D-Day Plus 61 YearsToday is the anniversary of the feat that I consider to be the greatest logistical achievement in the history of mankind, the D-Day invasion of Normandy.
Michelle Malkin
points us to a few good posts. Rick Moran (aka our old buddy Superhawk) has a
terrific post on the day history balanced on the knife-edge. W. Thomas Smith (in an article published last year on this date) discusses why the Marines (mostly)
were not involved in the D-Day invasion. (No permalinks on that article; you may have to scroll down to "Hitting the Beach!")
Scott Johnson links to this
terrific article by David Gelernter which highlights a point I've thought about but not discussed here.
My political credo is simple and many people share it: I am against phonies. A cultural establishment that (on the whole) doesn't give a damn about World War II or its veterans thinks it can undo a half-century of indifference verging on contempt by repeating a silly phrase ("the greatest generation") like a magic spell while deploying fulsome praise like carpet bombing.
The campaign is especially intense among members of the 1960s generation who once chose to treat all present and former soldiers like dirt and are willing at long last to risk some friendly words about World War II veterans, now that most are safely underground and guaranteed not to talk back, enjoy their celebrity or start acting like they own the joint.
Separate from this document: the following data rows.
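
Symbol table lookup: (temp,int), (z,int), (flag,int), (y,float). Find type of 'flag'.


Lookup 'flag' → type int


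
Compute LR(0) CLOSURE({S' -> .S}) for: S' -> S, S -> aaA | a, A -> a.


Start: S' -> .S
For each item with dot before a nonterminal B, add B -> .γ for every B-production
Closure: [S' -> .S, S -> .aaA, S -> .a]


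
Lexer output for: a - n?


Scan left to right, longest-match per lexeme
Tokens: ID(a), OP(-), ID(n)


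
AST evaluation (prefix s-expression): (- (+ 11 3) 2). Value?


Evaluate inner: (+ 11 3) = 14
Evaluate root: (- 14 2) = 12
Result: 12


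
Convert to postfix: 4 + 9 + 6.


Left to right (same or higher precedence on left)
Postfix: 4 9 + 6 +


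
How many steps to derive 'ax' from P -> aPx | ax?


Derivation: P => ax
Steps: 1


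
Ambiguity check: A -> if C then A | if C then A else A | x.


dangling else: 'if C then if C then x else x' parses two ways
Ambiguous


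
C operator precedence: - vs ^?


'-' is additive (level 9); '^' is bitwise XOR (level 4)
Higher level binds tighter
'-' has higher precedence than '^'


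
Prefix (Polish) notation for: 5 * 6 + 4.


left-to-right (same/higher precedence on left): tree is (+ (* 5 6) 4)
Prefix: + * 5 6 4


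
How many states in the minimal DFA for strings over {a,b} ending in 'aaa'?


Track the longest suffix of input matching a prefix of 'aaa': 4 classes (prefixes of length 0..3)
Minimal DFA: 4 states


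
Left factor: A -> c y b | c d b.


Common prefix: 'c'
Factored: A -> c A', A' -> y b | d b


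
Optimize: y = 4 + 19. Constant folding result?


4 + 19 = 23 at compile time
Optimized: y = 23


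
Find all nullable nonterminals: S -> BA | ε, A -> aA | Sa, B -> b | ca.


A nonterminal is nullable iff some alternative derives ε (directly, or every symbol in it is nullable)
Nullable: {S}


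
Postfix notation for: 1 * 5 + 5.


Left to right (same or higher precedence on left)
Postfix: 1 5 * 5 +


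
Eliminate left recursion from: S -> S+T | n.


Left-recursive alternatives: S+T; non-recursive: n
Introduce S': S -> nS', S' -> +TS' | ε


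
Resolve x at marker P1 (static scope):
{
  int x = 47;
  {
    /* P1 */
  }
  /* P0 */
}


P1's block does not declare x; resolves to the enclosing declaration at depth 0
x = 47


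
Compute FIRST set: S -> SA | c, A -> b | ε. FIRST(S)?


Per alternative of S: FIRST(SA) = {c}; FIRST(c) = {c}
FIRST(S) = {c}


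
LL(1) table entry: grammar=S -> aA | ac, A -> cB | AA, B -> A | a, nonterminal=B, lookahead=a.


For [B, a]: 'a' ∈ FIRST(a)
Entry: B -> a


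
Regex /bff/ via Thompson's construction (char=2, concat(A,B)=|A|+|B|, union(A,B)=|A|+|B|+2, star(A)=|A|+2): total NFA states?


Syntax tree has 3 char leaf(s), 0 union(s), 0 star(s)
chars contribute 3×2 = 6; each union adds +2; each star adds +2
Total: 6 + 0 + 0 = 6 states


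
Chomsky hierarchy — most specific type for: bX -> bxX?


LHS has context (more than one symbol) and |LHS| ≤ |RHS|
Classification: Type 1 (Context-Sensitive)


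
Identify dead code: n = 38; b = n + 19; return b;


n is read by b's definition; b is returned
No dead code


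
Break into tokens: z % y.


Scan left to right, longest-match per lexeme
Tokens: ID(z), OP(%), ID(y)


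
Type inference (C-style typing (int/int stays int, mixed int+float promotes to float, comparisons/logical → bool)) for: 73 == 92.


Operand types: int == int
Rule: comparison yields bool
Result type: bool


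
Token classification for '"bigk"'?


Pattern: double-quoted sequence
Type: STRING_LITERAL


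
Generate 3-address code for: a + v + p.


Break into single-operator statements:
t1 = a + v
t2 = t1 + p


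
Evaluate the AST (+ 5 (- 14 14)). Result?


Evaluate inner: (- 14 14) = 0
Evaluate root: (+ 5 0) = 5
Result: 5


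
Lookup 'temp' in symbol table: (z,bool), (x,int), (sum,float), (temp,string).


Lookup 'temp' → type string


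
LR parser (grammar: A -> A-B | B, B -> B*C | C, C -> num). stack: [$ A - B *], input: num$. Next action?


no handle; shift 'num'
Action: shift


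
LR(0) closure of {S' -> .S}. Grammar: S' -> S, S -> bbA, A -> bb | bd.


Start: S' -> .S
For each item with dot before a nonterminal B, add B -> .γ for every B-production
Closure: [S' -> .S, S -> .bbA]


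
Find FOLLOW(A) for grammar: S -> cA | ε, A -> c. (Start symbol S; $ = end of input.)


$ ∈ FOLLOW(S). For each A -> αBβ: add FIRST(β)\{ε} to FOLLOW(B); if β nullable, add FOLLOW(A).
FOLLOW(A) = {$}


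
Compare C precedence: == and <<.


'<<' is shift (level 8); '==' is equality (level 6)
Higher level binds tighter
'<<' has higher precedence than '=='


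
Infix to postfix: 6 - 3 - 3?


Left to right (same or higher precedence on left)
Postfix: 6 3 - 3 -


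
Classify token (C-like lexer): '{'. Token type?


Pattern: delimiter/punctuation
Type: PUNCTUATION


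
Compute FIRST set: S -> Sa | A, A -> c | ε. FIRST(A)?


Per alternative of A: FIRST(c) = {c}; FIRST(ε) = {ε}
FIRST(A) = {c, ε}


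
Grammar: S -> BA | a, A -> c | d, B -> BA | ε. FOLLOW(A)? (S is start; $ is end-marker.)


$ ∈ FOLLOW(S). For each A -> αBβ: add FIRST(β)\{ε} to FOLLOW(B); if β nullable, add FOLLOW(A).
FOLLOW(A) = {$, c, d}


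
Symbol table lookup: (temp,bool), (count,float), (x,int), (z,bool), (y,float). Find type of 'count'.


Lookup 'count' → type float


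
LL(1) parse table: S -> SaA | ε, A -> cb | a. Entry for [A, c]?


For [A, c]: 'c' ∈ FIRST(cb)
Entry: A -> cb


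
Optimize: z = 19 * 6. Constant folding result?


19 * 6 = 114 at compile time
Optimized: z = 114


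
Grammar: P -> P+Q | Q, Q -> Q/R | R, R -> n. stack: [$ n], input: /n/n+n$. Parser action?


'n' on top is the handle for R -> n
Action: reduce (R -> n)


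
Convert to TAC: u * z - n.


Break into single-operator statements:
t1 = u * z
t2 = t1 - n


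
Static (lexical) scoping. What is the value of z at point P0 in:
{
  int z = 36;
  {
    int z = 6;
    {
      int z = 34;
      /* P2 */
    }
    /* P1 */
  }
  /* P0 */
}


z declared in the same block as P0
z = 36


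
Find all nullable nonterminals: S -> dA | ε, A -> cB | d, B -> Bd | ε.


A nonterminal is nullable iff some alternative derives ε (directly, or every symbol in it is nullable)
Nullable: {B, S}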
A quick glance at the famous Hemingway B.S. detector shows the needle pegged at Maximum, where it's been all week, from Memorial Day through the D-Day anniversary run-up.Back in my left-wing, anti-war (Vietnam) days, people would often ask if there were any war worth fighting. I quickly latched on to WWII. Of course, it's literally true that it was a war worth fighting, but from the Left's standpoint, fighting Hitler was a good thing. He opposed communism, attacked the Soviet Union, and he discriminated (and worse) against minorities.
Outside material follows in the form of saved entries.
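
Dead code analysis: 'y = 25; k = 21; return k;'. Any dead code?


y is assigned but never read
Dead: 'y = 25'


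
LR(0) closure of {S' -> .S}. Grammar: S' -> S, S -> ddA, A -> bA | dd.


Start: S' -> .S
For each item with dot before a nonterminal B, add B -> .γ for every B-production
Closure: [S' -> .S, S -> .ddA]


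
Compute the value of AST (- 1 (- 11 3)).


Evaluate inner: (- 11 3) = 8
Evaluate root: (- 1 8) = -7
Result: -7


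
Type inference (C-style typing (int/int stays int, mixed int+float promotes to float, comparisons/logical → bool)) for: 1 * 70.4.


Operand types: int * float
Rule: mixed int/float promotes to float; int/int stays int
Result type: float


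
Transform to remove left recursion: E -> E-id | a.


Left-recursive alternatives: E-id; non-recursive: a
Introduce E': E -> aE', E' -> -idE' | ε


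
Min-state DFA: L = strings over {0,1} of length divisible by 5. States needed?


Track length mod 5: states 0..4, accept at 0
Minimal DFA: 5 states


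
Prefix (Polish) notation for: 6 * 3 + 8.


left-to-right (same/higher precedence on left): tree is (+ (* 6 3) 8)
Prefix: + * 6 3 8


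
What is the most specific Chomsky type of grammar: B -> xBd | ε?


Single nonterminal LHS, but x^n d^n is not regular
Classification: Type 2 (Context-Free)


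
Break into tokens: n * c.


Scan left to right, longest-match per lexeme
Tokens: ID(n), OP(*), ID(c)


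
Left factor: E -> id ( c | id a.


Common prefix: 'id'
Factored: E -> id E', E' -> ( c | a


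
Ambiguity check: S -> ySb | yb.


balanced y^n…b^n: each string has a unique parse
Unambiguous


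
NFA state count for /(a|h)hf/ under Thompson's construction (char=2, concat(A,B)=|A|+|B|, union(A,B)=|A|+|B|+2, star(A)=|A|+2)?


Syntax tree has 4 char leaf(s), 1 union(s), 0 star(s)
chars contribute 4×2 = 8; each union adds +2; each star adds +2
Total: 8 + 2 + 0 = 10 states


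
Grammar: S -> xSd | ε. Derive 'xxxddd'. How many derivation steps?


Derivation: S => xSd => xxSdd => xxxSddd => xxxddd
Steps: 4


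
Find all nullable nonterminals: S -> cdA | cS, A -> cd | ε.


A nonterminal is nullable iff some alternative derives ε (directly, or every symbol in it is nullable)
Nullable: {A}


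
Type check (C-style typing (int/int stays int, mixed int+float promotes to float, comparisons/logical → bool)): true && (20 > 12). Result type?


Operand types: bool && bool
Rule: logical operators take bool operands and yield bool
Result type: bool


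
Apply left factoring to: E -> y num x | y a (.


Common prefix: 'y'
Factored: E -> y E', E' -> num x | a (


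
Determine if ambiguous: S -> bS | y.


right-linear, alternatives start with distinct terminals 'b' vs 'y': unique leftmost derivation
Unambiguous


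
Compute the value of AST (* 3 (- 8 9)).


Evaluate inner: (- 8 9) = -1
Evaluate root: (* 3 -1) = -3
Result: -3


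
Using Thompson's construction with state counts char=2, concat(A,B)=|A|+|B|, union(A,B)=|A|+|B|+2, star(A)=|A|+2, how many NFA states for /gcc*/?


Syntax tree has 3 char leaf(s), 0 union(s), 1 star(s)
chars contribute 3×2 = 6; each union adds +2; each star adds +2
Total: 6 + 0 + 2 = 8 states


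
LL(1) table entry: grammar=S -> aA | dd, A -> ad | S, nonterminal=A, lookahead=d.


For [A, d]: 'd' ∈ FIRST(S)
Entry: A -> S


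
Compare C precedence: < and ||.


'<' is relational (level 7); '||' is logical OR (level 1)
Higher level binds tighter
'<' has higher precedence than '||'


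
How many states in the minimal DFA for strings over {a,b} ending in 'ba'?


Track the longest suffix of input matching a prefix of 'ba': 3 classes (prefixes of length 0..2)
Minimal DFA: 3 states


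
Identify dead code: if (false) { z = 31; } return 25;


condition is constant false, so the whole block is unreachable
Dead: 'if (false) { z = 31; }'


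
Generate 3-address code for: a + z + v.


Break into single-operator statements:
t1 = a + z
t2 = t1 + v


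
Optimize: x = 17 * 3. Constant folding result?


17 * 3 = 51 at compile time
Optimized: x = 51


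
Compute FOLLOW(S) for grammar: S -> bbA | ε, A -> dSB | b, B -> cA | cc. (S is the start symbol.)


$ ∈ FOLLOW(S). For each A -> αBβ: add FIRST(β)\{ε} to FOLLOW(B); if β nullable, add FOLLOW(A).
FOLLOW(S) = {$, c}


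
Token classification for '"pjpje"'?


Pattern: double-quoted sequence
Type: STRING_LITERAL


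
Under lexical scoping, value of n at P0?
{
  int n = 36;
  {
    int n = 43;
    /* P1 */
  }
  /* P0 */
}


n declared in the same block as P0
n = 36


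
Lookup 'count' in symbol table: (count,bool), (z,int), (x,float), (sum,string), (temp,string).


Lookup 'count' → type bool


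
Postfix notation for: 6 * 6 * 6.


Left to right (same or higher precedence on left)
Postfix: 6 6 * 6 *


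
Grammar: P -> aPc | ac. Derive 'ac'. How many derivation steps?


Derivation: P => ac
Steps: 1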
But as always with the Left, you praise something in order to bash something else. World War II was a club with which to bash Vietnam. If the big one was a good war, then Vietnam and Korea were bad wars.
Of course, as the Left got more sophisticated, they still managed to find things about WWII to despise America for; reading from right to left, Dresden, Hiroshima and Nagasaki. Moaning about those "atrocities" was muted during the Vietnam era but picked up quickly once the war had ended, for the simple reason that the Left no longer needed a good war with which to bash Vietnam.
We can see a similar effect today. Suddenly the first Persian Gulf War and Afghanistan have become the "good wars" which are used to bash the Iraq War. Never mind that the American Left did not support either of these "good wars" when they were first proposed.